Unzulässige Preis- und Marktabsprachen zwischen grossen Unternehmen haben Tradition. Die Reihe darin verwickelter prominenter Firmen ist lang.

Das LKW-Kartell

Lastwagen Daimler

Bildlegende: Langjährige Preisabsprachen im Lastwagen-Geschäft. Keystone

Zwischen 1997 und 2011 hatten Daimler, DAF, Renault/Volvo, Iveco und MAN die Preise für mittelschwere und schwere Lastwagen Fahrzeuge untereinander abgesprochen und sich über den Termin für die Einführung von Technologien zur Herabsetzung schädlicher Abgase verständigt.

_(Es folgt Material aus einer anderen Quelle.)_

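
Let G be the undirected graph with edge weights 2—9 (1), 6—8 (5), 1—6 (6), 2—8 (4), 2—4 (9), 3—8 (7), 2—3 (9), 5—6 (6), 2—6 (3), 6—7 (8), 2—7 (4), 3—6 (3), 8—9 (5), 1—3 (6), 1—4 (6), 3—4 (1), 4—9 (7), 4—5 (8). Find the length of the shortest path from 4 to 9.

A few of the 4→9 routes:
4-3-8-2-9: 1 + 7 + 4 + 1 = 13
4-9: 7
4-2-9: 9 + 1 = 10
4-3-2-9: 1 + 9 + 1 = 11
4-3-6-2-9: 1 + 3 + 3 + 1 = 8
Best route has total 7.

7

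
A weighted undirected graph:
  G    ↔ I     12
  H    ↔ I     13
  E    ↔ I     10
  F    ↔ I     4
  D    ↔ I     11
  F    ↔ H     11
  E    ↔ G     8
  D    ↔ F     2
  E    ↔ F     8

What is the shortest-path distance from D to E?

Comparing a few candidate routes:
D→F→E: 2 + 8 = 10
D→F→I→E: 2 + 4 + 10 = 16
D→F→I→G→E: 2 + 4 + 12 + 8 = 26
D→I→F→E: 11 + 4 + 8 = 23
D→I→E: 11 + 10 = 21
D→I→G→E: 11 + 12 + 8 = 31
Shortest: 10.

10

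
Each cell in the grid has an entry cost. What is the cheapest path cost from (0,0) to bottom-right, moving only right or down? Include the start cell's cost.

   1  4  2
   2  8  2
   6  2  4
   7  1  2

Path r0c0 r1c0 r2c0 r2c1 r3c1 r3c2: 1 + 2 + 6 + 2 + 1 + 2 = 14.

14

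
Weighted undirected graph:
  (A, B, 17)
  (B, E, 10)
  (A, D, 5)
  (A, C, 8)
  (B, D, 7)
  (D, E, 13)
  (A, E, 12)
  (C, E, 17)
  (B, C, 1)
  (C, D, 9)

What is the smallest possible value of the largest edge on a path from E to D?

Some routes from E to D:
E - B - C - D: max(10, 1, 9) = 10
E - B - D: max(10, 7) = 10
E - B - C - A - D: max(10, 1, 8, 5) = 10
E - A - D: max(12, 5) = 12
Best route has worst link 10.

10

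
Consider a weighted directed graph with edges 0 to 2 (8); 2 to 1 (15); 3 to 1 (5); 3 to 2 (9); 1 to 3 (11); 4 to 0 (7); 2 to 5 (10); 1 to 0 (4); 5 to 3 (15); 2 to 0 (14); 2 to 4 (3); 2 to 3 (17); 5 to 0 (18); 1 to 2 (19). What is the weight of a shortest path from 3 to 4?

Routes from 3 to 4:
3 → 1 → 2 → 4: 5 + 19 + 3 = 27
3 → 2 → 4: 9 + 3 = 12
3 → 1 → 0 → 2 → 4: 5 + 4 + 8 + 3 = 20
The minimum is 12.

12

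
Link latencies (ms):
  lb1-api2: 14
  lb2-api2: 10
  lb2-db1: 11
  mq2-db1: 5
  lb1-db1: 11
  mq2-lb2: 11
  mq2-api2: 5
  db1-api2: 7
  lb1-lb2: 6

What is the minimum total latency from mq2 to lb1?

Checking several routes:
mq2-api2-db1-lb1: 5 + 7 + 11 = 23
mq2-db1-lb2-lb1: 5 + 11 + 6 = 22
mq2-db1-lb1: 5 + 11 = 16
mq2-api2-lb2-lb1: 5 + 10 + 6 = 21
mq2-api2-lb1: 5 + 14 = 19
mq2-lb2-lb1: 11 + 6 = 17
Best route has total 16 ms.

16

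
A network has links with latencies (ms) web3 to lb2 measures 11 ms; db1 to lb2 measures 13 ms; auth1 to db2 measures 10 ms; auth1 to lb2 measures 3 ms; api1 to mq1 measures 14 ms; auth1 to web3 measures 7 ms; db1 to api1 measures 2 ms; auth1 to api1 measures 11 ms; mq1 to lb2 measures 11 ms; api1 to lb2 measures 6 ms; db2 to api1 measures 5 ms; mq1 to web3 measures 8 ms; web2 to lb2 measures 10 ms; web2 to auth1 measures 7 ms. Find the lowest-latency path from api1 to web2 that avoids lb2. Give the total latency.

Routes from api1 to web2 avoiding lb2:
api1 -> mq1 -> web3 -> auth1 -> web2: 14 + 8 + 7 + 7 = 36
api1 -> auth1 -> web2: 11 + 7 = 18
api1 -> db2 -> auth1 -> web2: 5 + 10 + 7 = 22
Best route has total 18 ms.

18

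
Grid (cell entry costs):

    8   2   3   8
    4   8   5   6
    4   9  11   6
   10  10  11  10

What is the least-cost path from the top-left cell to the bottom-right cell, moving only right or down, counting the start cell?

40

Take (0,0) (0,1) (0,2) (1,2) (1,3) (2,3) (3,3) for a total of 8 + 2 + 3 + 5 + 6 + 6 + 10 = 40.
For comparison, the top-then-right route costs 43.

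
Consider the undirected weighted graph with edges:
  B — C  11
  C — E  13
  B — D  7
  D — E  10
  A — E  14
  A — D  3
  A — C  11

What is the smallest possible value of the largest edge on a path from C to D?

11

Some routes from C to D:
C - E - D: max(13, 10) = 13
C - A - D: max(11, 3) = 11
C - B - D: max(11, 7) = 11
Best route has worst link 11.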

Die Wettbewerbsbehörde verhängte 2,3 Milliarden Euro Strafe. Die höchste Einzelstrafe von 1,09 Milliarden fiel auf Daimler.

Google Shopping

Google Logo.

Bildlegende: Die EU-Kommission brummte Google eine Busse von 2,4 Millionen Euro auf. Keystone

Der Internet-Gigant Google hat bei Preisvergleichen seine eigene Shopping-Suche bevorzugt. Die Busse durch das Kartellamt beträgt 2,42 Milliarden Euro. Die unzulässige Vorteilsnahme geschah von 2008 bis 2017.

Das Libor-Kartell

Blick auf Deutsche Bank

Bildlegende: Im Libor-Skandal zahlte die Deutsche Bank die höchste Busse. Keystone

Acht Banken, darunter die Deutsche Bank, Barclays und auch die UBS, hatten die Referenz-Zinssätze Libor und Euribor manipuliert, um damit Handelsgewinne zu erzielen. Die Referenz-Zinssätze basieren auf den Angaben der Banken über ihre Refinanzierungskosten. Die Strafe dafür betrug 1,73 Milliarden Euro. Die Deutsche Bank zahlte mit 726 Millionen die höchste Strafe. Dauer der Manipulationen: Zwischen 2005 und 2010.

Das Vitamin-Kartell

Reagenzgläser.

Bildlegende: Auch Hoffmann-La Roche war am Vitamin-Kartell beteiligt. Keystone

Acht bedeutende Vitamin-Produzenten setzten von 1989 bis 1999 überhöhte Preise fest und teilten den Markt für Vitamine untereinander auf. Das Schweizer Unternehmen Hoffmann-La Roche kassierte mit 462 Millionen Euro die höchste Einzelbusse. Insgesamt mussten die beteiligten Firmen 855 Millionen Strafe zahlen.

Das Schweizer Bier-Kartell

Abgefüllte Bierflaschen auf Förderband

Bildlegende: 1991 brach das Schweizer Bierkartell auseinander. Keystone

Das Kartell war eine Vereinbarung (1935 bis 1991) zwischen fast allen Schweizer Brauereien. Es stand unter der Führung des Schweizerischen Bierbrauer-Vereins (ab 2005 Schweizer Brauerei-Verband). Die Vereinbarung erlaubte eine umfassende Marktregulierung: Unter anderem regelte sie die Zuteilung der Vertriebsgebiete, die Normierung der Produkte, die Gross- und Einzelhandelspreise sowie die Nebenleistungen an Wirte. Der Detailhändler Denner legte sich wiederholt vor Gericht mit dem Bierkartell an. Der Rechtsstreit endete 1993 zugunsten Denners, zwei Jahre nach dem Zusammenbruch des Kartells.